“Goodnight, Viktor,” she says softly.
“Goodnight.” My voice cracks. “Knova…”
She doesn’t answer but reaches for my hand under the covers and laces our fingers together.
I fall asleep like that. A little undone. Holding on to something that was never mine to begin with.
And still hoping—like an idiot—that maybe she’ll stay. Not just the night. Not just the week. But for good. Because every time she’s near me, I remember how much I loved her then and realize I never stopped.
Chapter Nine
Knova
It’s not even two in the morning when my phone starts vibrating. I groan and press my face into the pillow. I’m cozy and warm, and I don’t want to deal with some fucking telemarketer who got his grubby little paws on my number. I let it ring through to voicemail and try to fall back asleep.
Unfortunately, it lights up again.
I grope for my phone. When I turn my head and see who’s calling, all my complaints are forgotten. I snatch my phone to my ear and sit up in bed. “Hey,” I whisper. “What’s going on?”
“This is Ben Arlon, LifeSource Dispatch. We’ve got a rollover at Red Rock Pass—tight access, bad wind shear. Our primary pilot couldn’t get a stable hover and had to call off. You’re our only certified narrow-landing clearance within range. Can you be wheels up in ten?”
I don’t know Ben personally, but LifeSource keeps my number on file for exactly this. When the terrain’s too tight or the descent too risky, I’m the one they call. Military flight certs mean I can reliably put a bird down where most people wouldn’t even try.
While he explains the details of the situation, I rush around the room in the dark, pulling on clothes with military precision. It doesn’t matter what. Viktor doesn’t stir. Figures. Between the back-to-back games and the alcohol at dinner, he’s out cold—and I don’t have time to explain.
I’m twenty minutes from the heliport, and they’ll have the chopper prepped by the time I get there. Not ideal—but faster than rerouting another pilot from across the valley.
* * *
By the time I land at the scene of the accident, EMTs have already brought out the jaws of life.

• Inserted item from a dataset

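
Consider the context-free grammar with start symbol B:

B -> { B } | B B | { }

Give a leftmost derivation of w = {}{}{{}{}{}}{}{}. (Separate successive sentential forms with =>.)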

My brain does this thing in emergencies where it turns off all unnecessary functions. You know how people talk about how electronics pull power through their cords even when they’re not in use? Emotions are like that, too. In times like this, my brain pulls all the unnecessary plugs and diverts every ounce of my energy, every drop of adrenaline, to make the rest of my body run as smoothly as possible.
As the EMTs load the two little girls into the back of the helicopter, I’m not thinking about how they’re only six and eleven. I’m not wondering about the extent of their injuries. I’m not listening to the words their mother screams as she clambers in after them. Those things matter to someone, but they don’t matter to me. Not yet. I don’t fully process the tractor-trailer’s logo, register the angle at which it crushed the little blue compact car against the guardrail, or gasp at the fact that the smaller vehicle is crushed beyond recognition. The crash happened on one of those twisting, shoulderless stretches carved through the red rock—no clearings, no pull-offs, and the kind of gusty canyon crosswinds that make most pilots wave off the approach. I was the only one within range trained for a touch-and-go landing on uneven terrain.
I’m in survival mode, not for me, but for this family. That means, in a turned-around way that I never expected before I went through training, that I can’t care about them yet. If I let myself think about them, my heart will crack open, and the memory of my final tour and what ended it will come spilling out of every pore of my body, and I will be no good to anyone.
That night. That desert. That young man who looked like my little cousin, bleeding out in my lap while I radioed for a medevac that was ten minutes too far. I can’t go back there. Not while I’m flying this one.
My job now is to focus on the wind, the flight path, and the controls. I need to get these girls to the hospital as fast as possible. Everything else might as well not exist.
An EMT gives me the go-ahead, and we lift off. For the next ten minutes to the trauma center, this is a flight like any other. I don’t break a single protocol, don’t take a single unnecessary risk. I am a machine, and machines don’t have feelings. They’re efficient. They’re controlled.
They get the job done.
At the hospital’s helipad, more EMTs scurry around like ants. I bring us in for a smooth landing. This is my purpose. My job.
I watch with that same level of high-functioning detachment as the little family emerges from the helicopter, the mom under her own power, the girls on stretchers. When I see the first kid, I think,I just helped save those children’s lives.It’s strange how I still don’t feel anything. Maybe later, I’ll feel proud. Happy. Relieved. Right now, I’m still empty.
Then I see the second stretcher. Covered. Still. And I realize I was wrong. I only saved one of them.
The rotors are still spinning, but my body won’t move. I sit in the cockpit, hands frozen on the controls, heart suddenly too loud. And all I can think is—what if it had been Knight? Or my parents? Or Viktor?
What if next time, it is?
That’s when it all comes crashing back down.